It's hard to say how bad ideas, misinformed or misguided clinical saws, originate. One of the most enduring in psychiatry is the notion that talking to patients with schizophrenia about their symptoms or about their subjective experiences is potentially harmful. It is little wonder that so few medical students or psychiatric residents wish to specialize in work with patients who have seriously mental illness.
There have been studies and reviews, most famously the Patient Outcomes Research Team recommendations (
1 ), which have directed our attention to the lack of efficacy (
2 ), obvious paucity of controlled observation, and insufficiently documented putative harm associated with "uncovering therapies," by which is meant psychoanalytic therapy and its congeners. Kingdon and Turkington lament the effect these proscriptions have unintentionally had on creative engagement of persons suffering from disorders such as schizophrenia. They note that "many practitioners continue to believe that the content of psychotic symptoms should be ignored and that any psychological work … is liable to lead to increased distress and exacerbation of symptoms, as a result of having opened up disturbing areas."

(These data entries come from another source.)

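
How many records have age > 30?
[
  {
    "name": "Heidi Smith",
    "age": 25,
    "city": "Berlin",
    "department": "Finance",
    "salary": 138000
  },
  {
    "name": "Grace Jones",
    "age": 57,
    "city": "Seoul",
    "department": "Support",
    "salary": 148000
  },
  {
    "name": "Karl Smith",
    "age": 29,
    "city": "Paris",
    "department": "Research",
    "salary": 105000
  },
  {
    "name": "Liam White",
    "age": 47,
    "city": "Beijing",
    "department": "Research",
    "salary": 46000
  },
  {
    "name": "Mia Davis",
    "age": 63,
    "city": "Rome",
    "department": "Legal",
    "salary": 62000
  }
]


Data: 5 records
Condition: age > 30

Checking each record:
  Heidi Smith: 25
  Grace Jones: 57 MATCH
  Karl Smith: 29
  Liam White: 47 MATCH
  Mia Davis: 63 MATCH

Count: 3

3


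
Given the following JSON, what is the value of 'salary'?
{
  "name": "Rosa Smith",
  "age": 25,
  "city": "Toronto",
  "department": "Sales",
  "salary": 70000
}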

Of course the problem with past, well-intentioned, and compassionate efforts by a legion of gifted therapists is that the therapeutic model, and the theory of mind supporting it, did not accurately reflect the nature of the disorder. It was not the effort to be empathic that was flawed but the various notions about how symptoms were produced or could be ameliorated. If you don't understand what you're treating, you will misdirect, misinform, and inevitably disappoint.
Kingdon and Turkington set out to provide clinicians with a treatment model that will make the uncertain knowable and that which is alienating comfortable. They successfully present a cogent, approachable, and flexible model for psychotherapeutic engagement of persons suffering from serious psychotic illness. This is not a "manualized" treatment, and the authors explain why that approach is not appropriate. A careful exposition of the nature of the illness processes, and the theory of cognitive-behavioral therapy and its particular adaptation to this setting, is explicated. There are many clinical examples, guidelines, forms to use, and even patient handouts that can be copied and distributed are included. The succinct review of the psychology of schizophrenia is particularly useful, such as the discussion of "externalizing bias" and the central role of stigmatization in symptom development.
The fourth chapter, on therapeutic engagement, and later chapters on work with delusions and hallucinations, are not only brilliantly executed but come as close as one can, in print, to detailed individual case supervision. Even experienced practitioners will find these presentations extremely helpful, because they reflect the careful thought of talented clinicians who have immersed themselves in their subject and achieved valuable insights.
I do have one brief quibble. As a heuristic device, Kingdon and Turkington use four clinical subgroups to differentiate "types" of schizophrenia. In the context of the book, these subgroups are useful and unify their presentation. I am not sure I can agree that the subgroups encompass the range of patients I see.
Reviewers will often say that the book they are reviewing belongs on everyone's shelf. I urge you to please buy and read this book. Our patients deserve our attention to these issues. Those of you who are talented clinicians but who avoid this population out of confusion or lack of confidence in your ability to help will, I assure you, find this book crucial. You will find yourself able to approach a person with schizophrenia with confidence, and it will change how you think about your work.